To Florida via the saltwater route
Phil & Nikki Hoskins
Wed 2 Dec 2009 22:25
We took a huge leap of faith in the weather forecast and decided to sail, well motor mainly, straight to Florida, by-passing the remainder of South Carolina and the state of Georgia in it's entirety. The strategy was based on the pending arrival of a cold front which would bring good sailing conditions later on in the voyage. Jam later as they say.
It wasn't that far, about 120 odd nautical miles which was a full day and a night, with a forecast that the 10-15 knot south-west winds we were experiencing 10-15 would gradually back into the west and then northwest before pretty much dying out from the north before going breezy from the north-east. This meant we would be motoring into the south-westerly before life became easier with the wind more on the beam and then on the aft quarter later after the front had moved through. The other attraction of taking the outside route is that it takes a whopping 40 miles off the distance to travel where the ICW meanders up and down various rivers and cuts of SC and Georgia.

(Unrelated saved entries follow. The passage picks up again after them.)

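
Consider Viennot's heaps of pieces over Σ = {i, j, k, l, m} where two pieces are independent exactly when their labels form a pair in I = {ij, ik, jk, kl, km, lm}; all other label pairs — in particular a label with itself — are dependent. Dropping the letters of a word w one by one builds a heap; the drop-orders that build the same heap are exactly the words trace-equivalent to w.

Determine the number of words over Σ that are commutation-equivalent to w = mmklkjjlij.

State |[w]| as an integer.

0(m) covers ∅
1(m) covers 0:m
2(k) covers ∅
3(l) covers ∅
4(k) covers 2:k
5(j) covers 1:m, 3:l
6(j) covers 5:j
7(l) covers 6:j
8(i) covers 7:l
9(j) covers 7:l
floor of heap: 0:m, 2:k, 3:l
completions by unplaced set U, small U first (add the entries for U minus each lowest piece of U):
  |U|=1: {4}:1  {8}:1  {9}:1
  |U|=2: {2,4}:1  {4,8}:2  {4,9}:2  {8,9}:2
  |U|=3: {2,4,8}:3  {2,4,9}:3  {4,8,9}:6  {7,8,9}:2
  |U|=4: {2,4,8,9}:12  {4,7,8,9}:8  {6,7,8,9}:2
  |U|=5: {2,4,7,8,9}:20  {4,6,7,8,9}:10  {5,6,7,8,9}:2
  |U|=6: {1,5,6,7,8,9}:2  {2,4,6,7,8,9}:30  {3,5,6,7,8,9}:2  {4,5,6,7,8,9}:12
  |U|=7: {0,1,5,6,7,8,9}:2  {1,3,5,6,7,8,9}:4  {1,4,5,6,7,8,9}:14  {2,4,5,6,7,8,9}:42  {3,4,5,6,7,8,9}:14
  |U|=8: {0,1,3,5,6,7,8,9}:6  {0,1,4,5,6,7,8,9}:16  {1,2,4,5,6,7,8,9}:56  {1,3,4,5,6,7,8,9}:32  {2,3,4,5,6,7,8,9}:56
  start at 0(m): 144
  start at 2(k): 54
  start at 3(l): 72
sum over floor = 270

270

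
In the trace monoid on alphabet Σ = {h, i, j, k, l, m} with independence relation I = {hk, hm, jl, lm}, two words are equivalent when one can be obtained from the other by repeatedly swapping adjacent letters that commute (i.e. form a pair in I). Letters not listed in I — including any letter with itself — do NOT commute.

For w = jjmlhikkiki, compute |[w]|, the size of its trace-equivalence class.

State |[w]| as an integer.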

Motoring down the Beaufort River with various other yachts and unbelievably one tatty old Russian made passenger hydrofoil flying a Canadian flag with 2 persons onboard we continued onwards into Port Royal Sound with the fast ebbing tide in our favour, whereas the other 'transients' turned northwards and took the meandering ICW trail.
The problem with using the inlets up and down the Eastern USA is that the entrance channels extend far out to sea for miles before they reach deep enough water to head off in the desired direction. When there's any wind blowing or things go wrong they can be nasty places to flounder around in especially in a strong wind over tide situation. Knowing this coast a little better now we can appreciate just why millions was spent on creating the Intracoastal Waterway.

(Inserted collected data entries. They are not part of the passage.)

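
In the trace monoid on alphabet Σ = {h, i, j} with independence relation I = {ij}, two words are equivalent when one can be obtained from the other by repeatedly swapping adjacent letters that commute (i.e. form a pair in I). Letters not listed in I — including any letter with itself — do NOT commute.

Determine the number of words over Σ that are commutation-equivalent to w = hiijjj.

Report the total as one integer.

10

#0=h has no predecessor
#1=i depends on [0:h]
#2=i depends on [1:i]
#3=j depends on [0:h]
#4=j depends on [3:j]
#5=j depends on [4:j]
sources: [0:h]
N(rest) = Σ N(rest − s) over sources s of rest; N(one piece) = 1:
  size 1 → [2]=1  [5]=1
  size 2 → [1,2]=1  [2,5]=2  [4,5]=1
  size 3 → [1,2,5]=3  [2,4,5]=3  [3,4,5]=1
  size 4 → [1,2,4,5]=6  [2,3,4,5]=4
  first=0(h) contributes 10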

There were no other boats heading out to sea with us, and none in the distance that had already left - we were on our own, our demeanour not much helped by passing the last buoy in the entrance channel which bade us a forlorn farewell with its wave activated horn. We almost turned back at one point. With the south-westerly wind meeting the out-going tide the waves in the exit channel were often near vertical and Ajaya doesn't like dealing with this type of sea state. Crash, bang, crash, bang. The rigging was being shaken and the boat took a battering, which is the point where you start to question the wisdom of what you are doing. It's that juncture in the voyage when it seems feasible - even sensible to call it a day, turn the boat round and head back inland to join the other ICW' ers dodging the shallows.
We kept going though as we have had that thought many times in the past. It always creeps into the mind early in the voyage when its a) getting dark, b) nobody else around or c) at the point when its not too late to call it a day. You start to question your better judgement of the situation. However, as the tide slackened off and we found the 15-18 knots of wind over the deck to be more bearable - off we went down the coast of Georgia. The VHF announced the plight of one boat aground in the ICW - so maybe we were better off out at sea. We watched the sun set and hoped the forecast prophecy would be correct as 120 miles of breeze on the nose would be a real nuisance - any stronger and the boat would take unreasonable punishment from the increased sea state meaning a change of plan.
It seemed to take all night for the cold front to arrive and in the early hours the wind shifted to the west and quickly into the northwest where we had 20+ knots on the aft quarter - just like trade wind sailing only colder. We kept a course just offshore about 6-10 miles in just 30-40 foot of water. We now needed to avoid the shrimping boats dragging their nets over the seabed and our radar came in very useful to make out what direction they were trawling in as it was virtually impossible to see any navigation lights due to their powerful deck illumination - one clue was the thousands of seagulls and pelicans which were always around the stern rather than the bow of such boats.
We arrived off St Mary's Inlet at Fernandina Beach Florida just as dawn was breaking, catching the tide just right for a change. The entrance in the now north-easterly wind blowing 20+ knots was boisterous but safe. Once in, it was time to find somewhere to sit out a nasty low pressure system that was rearing its ugly head in the Gulf of Mexico, with threats from the NOAA forecasters of thunderstorms, line squalls and even the possibility of twisters thrown in for good measure. So, just missing the odd bit of fire and brimstone then - bless them.